88 825 osób głosujących na kogoś z naszych przedstawicieli w Parlamencie, kto nie chciał rozmawiać o życiu niepełnosprawnych, przekonały się, że życie dla ich posłów ma tylko względną wartość. Jeśli nie spełniasz parametrów – można cię zabić, nie obawiając się żadnych konsekwencji. Kto ustala parametry? Inni – także przez głosowanie.
Czy wyborcy przejmą się tym, gdyż boli ich wybiórcze traktowanie ludzkiego życia? Czy raczej będą gratulować swoim posłom ich eugenicznej postawy? Z kolei 19 187 osób głosujących na Annę Zalewską i Andrzeja Dąbrowskiego może dziękować Bogu, że nie poparli kogoś, kto ignoruje naturalne prawo do życia – prawo, bez którego wszystkie pozostałe prawa nie mają absolutnie żadnego znaczenia.
Śledząc debatę, która 27 września miała miejsce w Sejmie, można było się prawdziwie zdumieć, jak bardzo polityka potrafi zniszczyć zdrowy rozsądek i ludzkie odruchy. Nie wierzę, że pani Mrzygłodzka czy pani Wielichowska albo pan Szulc potrafiliby stanąć przed rodzicami Michała z Zespołem Downa i powiedzieć im: wasz syn jest mniej wartościowy od naszych własnych, zdrowych dzieci, cieszymy się, że państwo polskie ceni tylko pełnosprawnych, a pozostałych uważa za ciężar, którego można się pozbyć, gdy są bezbronni; jak to dobrze, że przyłożyliśmy rękę do wielkiego dzieła oczyszczania społeczeństwa z kalek i upośledzonych umysłowo. Nie wierzę!

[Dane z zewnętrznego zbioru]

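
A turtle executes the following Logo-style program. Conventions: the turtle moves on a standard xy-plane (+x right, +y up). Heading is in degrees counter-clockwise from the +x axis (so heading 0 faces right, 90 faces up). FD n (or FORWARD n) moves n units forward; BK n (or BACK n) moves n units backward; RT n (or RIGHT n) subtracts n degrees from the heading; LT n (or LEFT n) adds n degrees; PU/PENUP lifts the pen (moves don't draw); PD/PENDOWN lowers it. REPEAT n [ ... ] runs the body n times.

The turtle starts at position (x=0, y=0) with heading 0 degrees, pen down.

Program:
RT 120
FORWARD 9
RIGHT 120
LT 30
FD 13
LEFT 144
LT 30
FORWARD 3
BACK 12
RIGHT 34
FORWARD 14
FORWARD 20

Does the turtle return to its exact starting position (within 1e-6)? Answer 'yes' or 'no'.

Answer: no

Derivation:
Executing turtle program step by step:
Start: pos=(0,0), heading=0, pen down
RT 120: heading 0 -> 240
FD 9: (0,0) -> (-4.5,-7.794) [heading=240, draw]
RT 120: heading 240 -> 120
LT 30: heading 120 -> 150
FD 13: (-4.5,-7.794) -> (-15.758,-1.294) [heading=150, draw]
LT 144: heading 150 -> 294
LT 30: heading 294 -> 324
FD 3: (-15.758,-1.294) -> (-13.331,-3.058) [heading=324, draw]
BK 12: (-13.331,-3.058) -> (-23.039,3.996) [heading=324, draw]
RT 34: heading 324 -> 290
FD 14: (-23.039,3.996) -> (-18.251,-9.16) [heading=290, draw]
FD 20: (-18.251,-9.16) -> (-11.411,-27.954) [heading=290, draw]
Final: pos=(-11.411,-27.954), heading=290, 6 segment(s) drawn

Start position: (0, 0)
Final position: (-11.411, -27.954)
Distance = 30.193; >= 1e-6 -> NOT closed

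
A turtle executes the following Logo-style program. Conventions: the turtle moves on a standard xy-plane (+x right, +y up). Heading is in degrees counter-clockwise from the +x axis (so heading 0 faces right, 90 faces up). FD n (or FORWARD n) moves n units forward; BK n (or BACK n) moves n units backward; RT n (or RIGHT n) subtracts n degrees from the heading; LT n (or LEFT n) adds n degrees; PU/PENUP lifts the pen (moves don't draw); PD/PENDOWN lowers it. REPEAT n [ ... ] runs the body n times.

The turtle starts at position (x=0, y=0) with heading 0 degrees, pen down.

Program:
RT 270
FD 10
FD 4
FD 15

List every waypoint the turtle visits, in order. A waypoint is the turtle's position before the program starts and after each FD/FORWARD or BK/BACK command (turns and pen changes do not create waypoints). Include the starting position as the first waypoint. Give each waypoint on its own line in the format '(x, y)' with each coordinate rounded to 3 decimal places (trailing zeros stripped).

Answer: (0, 0)
(0, 10)
(0, 14)
(0, 29)

Derivation:
Executing turtle program step by step:
Start: pos=(0,0), heading=0, pen down
RT 270: heading 0 -> 90
FD 10: (0,0) -> (0,10) [heading=90, draw]
FD 4: (0,10) -> (0,14) [heading=90, draw]
FD 15: (0,14) -> (0,29) [heading=90, draw]
Final: pos=(0,29), heading=90, 3 segment(s) drawn
Waypoints (4 total):
(0, 0)
(0, 10)
(0, 14)
(0, 29)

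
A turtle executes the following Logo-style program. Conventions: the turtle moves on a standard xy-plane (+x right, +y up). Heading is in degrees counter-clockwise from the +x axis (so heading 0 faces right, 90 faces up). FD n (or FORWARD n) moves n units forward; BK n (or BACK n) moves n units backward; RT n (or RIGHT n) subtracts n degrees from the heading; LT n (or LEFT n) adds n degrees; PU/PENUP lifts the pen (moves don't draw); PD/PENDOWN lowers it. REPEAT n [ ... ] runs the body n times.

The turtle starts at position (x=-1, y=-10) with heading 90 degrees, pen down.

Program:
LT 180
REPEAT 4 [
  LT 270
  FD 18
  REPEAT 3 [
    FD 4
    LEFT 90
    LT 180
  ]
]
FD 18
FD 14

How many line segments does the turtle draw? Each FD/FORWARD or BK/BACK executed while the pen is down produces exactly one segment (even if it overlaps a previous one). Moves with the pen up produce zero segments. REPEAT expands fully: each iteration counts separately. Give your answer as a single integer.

Answer: 18

Derivation:
Executing turtle program step by step:
Start: pos=(-1,-10), heading=90, pen down
LT 180: heading 90 -> 270
REPEAT 4 [
  -- iteration 1/4 --
  LT 270: heading 270 -> 180
  FD 18: (-1,-10) -> (-19,-10) [heading=180, draw]
  REPEAT 3 [
    -- iteration 1/3 --
    FD 4: (-19,-10) -> (-23,-10) [heading=180, draw]
    LT 90: heading 180 -> 270
    LT 180: heading 270 -> 90
    -- iteration 2/3 --
    FD 4: (-23,-10) -> (-23,-6) [heading=90, draw]
    LT 90: heading 90 -> 180
    LT 180: heading 180 -> 0
    -- iteration 3/3 --
    FD 4: (-23,-6) -> (-19,-6) [heading=0, draw]
    LT 90: heading 0 -> 90
    LT 180: heading 90 -> 270
  ]
  -- iteration 2/4 --
  LT 270: heading 270 -> 180
  FD 18: (-19,-6) -> (-37,-6) [heading=180, draw]
  REPEAT 3 [
    -- iteration 1/3 --
    FD 4: (-37,-6) -> (-41,-6) [heading=180, draw]
    LT 90: heading 180 -> 270
    LT 180: heading 270 -> 90
    -- iteration 2/3 --
    FD 4: (-41,-6) -> (-41,-2) [heading=90, draw]
    LT 90: heading 90 -> 180
    LT 180: heading 180 -> 0
    -- iteration 3/3 --
    FD 4: (-41,-2) -> (-37,-2) [heading=0, draw]
    LT 90: heading 0 -> 90
    LT 180: heading 90 -> 270
  ]
  -- iteration 3/4 --
  LT 270: heading 270 -> 180
  FD 18: (-37,-2) -> (-55,-2) [heading=180, draw]
  REPEAT 3 [
    -- iteration 1/3 --
    FD 4: (-55,-2) -> (-59,-2) [heading=180, draw]
    LT 90: heading 180 -> 270
    LT 180: heading 270 -> 90
    -- iteration 2/3 --
    FD 4: (-59,-2) -> (-59,2) [heading=90, draw]
    LT 90: heading 90 -> 180
    LT 180: heading 180 -> 0
    -- iteration 3/3 --
    FD 4: (-59,2) -> (-55,2) [heading=0, draw]
    LT 90: heading 0 -> 90
    LT 180: heading 90 -> 270
  ]
  -- iteration 4/4 --
  LT 270: heading 270 -> 180
  FD 18: (-55,2) -> (-73,2) [heading=180, draw]
  REPEAT 3 [
    -- iteration 1/3 --
    FD 4: (-73,2) -> (-77,2) [heading=180, draw]
    LT 90: heading 180 -> 270
    LT 180: heading 270 -> 90
    -- iteration 2/3 --
    FD 4: (-77,2) -> (-77,6) [heading=90, draw]
    LT 90: heading 90 -> 180
    LT 180: heading 180 -> 0
    -- iteration 3/3 --
    FD 4: (-77,6) -> (-73,6) [heading=0, draw]
    LT 90: heading 0 -> 90
    LT 180: heading 90 -> 270
  ]
]
FD 18: (-73,6) -> (-73,-12) [heading=270, draw]
FD 14: (-73,-12) -> (-73,-26) [heading=270, draw]
Final: pos=(-73,-26), heading=270, 18 segment(s) drawn
Segments drawn: 18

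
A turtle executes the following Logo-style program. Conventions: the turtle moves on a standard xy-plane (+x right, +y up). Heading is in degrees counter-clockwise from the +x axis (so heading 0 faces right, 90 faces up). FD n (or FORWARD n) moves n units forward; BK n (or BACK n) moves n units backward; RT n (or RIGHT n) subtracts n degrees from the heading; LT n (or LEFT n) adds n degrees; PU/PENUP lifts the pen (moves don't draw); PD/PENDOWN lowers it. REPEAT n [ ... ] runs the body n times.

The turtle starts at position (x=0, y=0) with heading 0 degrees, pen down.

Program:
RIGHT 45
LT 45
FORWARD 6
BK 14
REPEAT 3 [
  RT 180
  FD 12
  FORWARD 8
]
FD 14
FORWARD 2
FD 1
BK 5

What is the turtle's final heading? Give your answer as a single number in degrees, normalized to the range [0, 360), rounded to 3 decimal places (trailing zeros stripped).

Executing turtle program step by step:
Start: pos=(0,0), heading=0, pen down
RT 45: heading 0 -> 315
LT 45: heading 315 -> 0
FD 6: (0,0) -> (6,0) [heading=0, draw]
BK 14: (6,0) -> (-8,0) [heading=0, draw]
REPEAT 3 [
  -- iteration 1/3 --
  RT 180: heading 0 -> 180
  FD 12: (-8,0) -> (-20,0) [heading=180, draw]
  FD 8: (-20,0) -> (-28,0) [heading=180, draw]
  -- iteration 2/3 --
  RT 180: heading 180 -> 0
  FD 12: (-28,0) -> (-16,0) [heading=0, draw]
  FD 8: (-16,0) -> (-8,0) [heading=0, draw]
  -- iteration 3/3 --
  RT 180: heading 0 -> 180
  FD 12: (-8,0) -> (-20,0) [heading=180, draw]
  FD 8: (-20,0) -> (-28,0) [heading=180, draw]
]
FD 14: (-28,0) -> (-42,0) [heading=180, draw]
FD 2: (-42,0) -> (-44,0) [heading=180, draw]
FD 1: (-44,0) -> (-45,0) [heading=180, draw]
BK 5: (-45,0) -> (-40,0) [heading=180, draw]
Final: pos=(-40,0), heading=180, 12 segment(s) drawn

Answer: 180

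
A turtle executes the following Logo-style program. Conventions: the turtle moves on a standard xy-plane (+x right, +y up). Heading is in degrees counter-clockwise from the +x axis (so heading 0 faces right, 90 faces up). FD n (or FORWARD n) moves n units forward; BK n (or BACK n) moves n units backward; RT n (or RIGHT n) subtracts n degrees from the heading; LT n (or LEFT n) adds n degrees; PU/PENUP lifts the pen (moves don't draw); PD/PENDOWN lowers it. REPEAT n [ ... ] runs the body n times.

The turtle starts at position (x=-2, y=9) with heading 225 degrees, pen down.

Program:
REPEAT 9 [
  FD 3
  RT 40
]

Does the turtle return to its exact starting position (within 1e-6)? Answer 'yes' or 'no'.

Executing turtle program step by step:
Start: pos=(-2,9), heading=225, pen down
REPEAT 9 [
  -- iteration 1/9 --
  FD 3: (-2,9) -> (-4.121,6.879) [heading=225, draw]
  RT 40: heading 225 -> 185
  -- iteration 2/9 --
  FD 3: (-4.121,6.879) -> (-7.11,6.617) [heading=185, draw]
  RT 40: heading 185 -> 145
  -- iteration 3/9 --
  FD 3: (-7.11,6.617) -> (-9.567,8.338) [heading=145, draw]
  RT 40: heading 145 -> 105
  -- iteration 4/9 --
  FD 3: (-9.567,8.338) -> (-10.344,11.236) [heading=105, draw]
  RT 40: heading 105 -> 65
  -- iteration 5/9 --
  FD 3: (-10.344,11.236) -> (-9.076,13.955) [heading=65, draw]
  RT 40: heading 65 -> 25
  -- iteration 6/9 --
  FD 3: (-9.076,13.955) -> (-6.357,15.222) [heading=25, draw]
  RT 40: heading 25 -> 345
  -- iteration 7/9 --
  FD 3: (-6.357,15.222) -> (-3.459,14.446) [heading=345, draw]
  RT 40: heading 345 -> 305
  -- iteration 8/9 --
  FD 3: (-3.459,14.446) -> (-1.739,11.989) [heading=305, draw]
  RT 40: heading 305 -> 265
  -- iteration 9/9 --
  FD 3: (-1.739,11.989) -> (-2,9) [heading=265, draw]
  RT 40: heading 265 -> 225
]
Final: pos=(-2,9), heading=225, 9 segment(s) drawn

Start position: (-2, 9)
Final position: (-2, 9)
Distance = 0; < 1e-6 -> CLOSED

Answer: yes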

Czemu zatem zagłosowali przeciwko ochronie życia? Zapytać powinien każdy z tych 88 825, kto wierzy, że człowieka stać na więcej niż tylko przyjemne życie bez trudności, że wielkość społeczeństwa poznaje się nie po ilości wybudowanych autostrad, ale po stosunku do najsłabszych: nieuleczalnie chorych, starych, niechcianych, marginalizowanych. Może warto zadawać im to pytanie przy każdej okazji, gdy spotkamy ich na kościelnych uroczystościach – zasiadających już nie w poselskich, ale katolickich ławach – ciekawe, czy ich wyjaśnienia zabrzmią tak samo wiarygodnie wobec Pana życia i śmierci. Nie wierzę!